Using an anonymous self-administered questionnaire and the CAGE Questionnaire for alcohol use problems, 1,720 students were surveyed.
Of the whole student sample 63.3% reported that they had ever tried drinking alcohol, and 48.5% had used alcohol in the past year. Sixty five percent of the students had been drinking once a month or more frequently. The overall prevalence of alcohol use problems according to CAGE2+ was 9.7% (19.9% among the students who used alcohol in the past year).
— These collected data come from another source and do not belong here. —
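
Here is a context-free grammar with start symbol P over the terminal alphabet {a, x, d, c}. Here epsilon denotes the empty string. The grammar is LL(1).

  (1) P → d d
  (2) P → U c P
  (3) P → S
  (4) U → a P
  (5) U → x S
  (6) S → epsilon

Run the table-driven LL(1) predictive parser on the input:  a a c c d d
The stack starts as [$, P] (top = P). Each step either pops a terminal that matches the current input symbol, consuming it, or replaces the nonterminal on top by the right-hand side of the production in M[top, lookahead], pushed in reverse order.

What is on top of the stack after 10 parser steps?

      Stack          Input          Action
   1  $ P            a a c c d d $  expand P → U c P
   2  $ P c U        a a c c d d $  expand U → a P
   3  $ P c P a      a a c c d d $  match a
   4  $ P c P        a c c d d $    expand P → U c P
   5  $ P c P c U    a c c d d $    expand U → a P
   6  $ P c P c P a  a c c d d $    match a
   7  $ P c P c P    c c d d $      expand P → S
   8  $ P c P c S    c c d d $      expand S → epsilon
   9  $ P c P c      c c d d $      match c
  10  $ P c P        c d d $        expand P → S
Stack after step 10: $ P c S (top = S).

S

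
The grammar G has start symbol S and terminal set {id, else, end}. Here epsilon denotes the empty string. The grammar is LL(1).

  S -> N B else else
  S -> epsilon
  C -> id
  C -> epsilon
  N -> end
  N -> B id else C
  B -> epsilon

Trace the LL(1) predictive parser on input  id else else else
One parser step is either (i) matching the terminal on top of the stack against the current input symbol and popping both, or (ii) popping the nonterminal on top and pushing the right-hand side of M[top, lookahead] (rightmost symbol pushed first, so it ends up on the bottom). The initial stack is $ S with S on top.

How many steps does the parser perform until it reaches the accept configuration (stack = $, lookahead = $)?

     Stack                      Input                Action
  1  $ S                        id else else else $  expand S -> N B else else
  2  $ else else B N            id else else else $  expand N -> B id else C
  3  $ else else B C else id B  id else else else $  expand B -> epsilon
  4  $ else else B C else id    id else else else $  match id
  5  $ else else B C else       else else else $     match else
  6  $ else else B C            else else $          expand C -> epsilon
  7  $ else else B              else else $          expand B -> epsilon
  8  $ else else                else else $          match else
  9  $ else                     else $               match else
Accept reached after 9 steps.

9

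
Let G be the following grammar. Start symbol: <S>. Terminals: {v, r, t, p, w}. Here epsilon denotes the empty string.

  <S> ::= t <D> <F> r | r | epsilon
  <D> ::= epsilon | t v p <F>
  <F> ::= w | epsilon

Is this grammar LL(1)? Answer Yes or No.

FIRST(<S>) = {epsilon, r, t}
FIRST(<D>) = {epsilon, t}
FIRST(<F>) = {epsilon, w}
FOLLOW(<S>) = {$}
FOLLOW(<D>) = {r, w}
FOLLOW(<F>) = {r, w}
Cell M[<F>, w] receives both <F> ::= w and <F> ::= epsilon — the grammar is not LL(1).

No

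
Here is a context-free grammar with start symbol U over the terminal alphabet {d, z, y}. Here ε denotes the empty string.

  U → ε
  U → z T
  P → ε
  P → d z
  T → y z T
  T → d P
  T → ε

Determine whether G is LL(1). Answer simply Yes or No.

FIRST(U) = {ε, z}
FIRST(P) = {ε, d}
FIRST(T) = {ε, d, y}
FOLLOW(U) = {$}
FOLLOW(P) = {$}
FOLLOW(T) = {$}
Each cell of M receives at most one production.

Yes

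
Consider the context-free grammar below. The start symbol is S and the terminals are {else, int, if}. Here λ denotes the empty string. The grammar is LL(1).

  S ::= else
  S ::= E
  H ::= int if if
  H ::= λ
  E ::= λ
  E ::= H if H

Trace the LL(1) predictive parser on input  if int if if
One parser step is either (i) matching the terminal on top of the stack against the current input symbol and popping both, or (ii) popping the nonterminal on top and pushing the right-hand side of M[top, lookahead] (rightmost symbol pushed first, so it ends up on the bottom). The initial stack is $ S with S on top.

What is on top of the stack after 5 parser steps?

int

step 1: stack=$ S  input=if int if if $  — expand S ::= E
step 2: stack=$ E  input=if int if if $  — expand E ::= H if H
step 3: stack=$ H if H  input=if int if if $  — expand H ::= λ
step 4: stack=$ H if  input=if int if if $  — match if
step 5: stack=$ H  input=int if if $  — expand H ::= int if if
Stack after step 5: $ if if int (top = int).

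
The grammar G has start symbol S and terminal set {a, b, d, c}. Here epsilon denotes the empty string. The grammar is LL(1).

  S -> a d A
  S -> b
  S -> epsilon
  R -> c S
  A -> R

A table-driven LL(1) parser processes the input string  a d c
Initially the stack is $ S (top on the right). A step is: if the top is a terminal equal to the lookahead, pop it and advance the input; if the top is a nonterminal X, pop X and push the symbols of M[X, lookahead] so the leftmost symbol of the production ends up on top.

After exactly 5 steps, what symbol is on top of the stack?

c

step 1: stack=$ S  input=a d c $  — expand S -> a d A
step 2: stack=$ A d a  input=a d c $  — match a
step 3: stack=$ A d  input=d c $  — match d
step 4: stack=$ A  input=c $  — expand A -> R
step 5: stack=$ R  input=c $  — expand R -> c S
Stack after step 5: $ S c (top = c).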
In multivariate analysis, male students tended to have problems with alcohol about three times more than females. Living in the dormitory seemed to be protective in terms of frequent drinking, and as educational level of the parents increased, the odds of drinking at least once a month increased. Students whose mothers were illiterate or primary school graduate tended to give more positive answers to the Cut-down, Annoyed and Guilty items. The odds of giving a positive answer to the Cut-down item among those living alone was greater than the other residence groups. Predictors of positive answer to the Eye-opener item were male gender, living alone at home, and residence of the family being in a foreign country. Paternal educational level being in the illiterate/primary school category was significantly related with more positive answers to the Guilty item.
Drinking problems among university students in Turkey are more prevalent when compared with prevalence rates shown in other surveys in Turkey. Alternative ways of socialization should be provided for the university youth in order to prevent alcohol use problems in the future.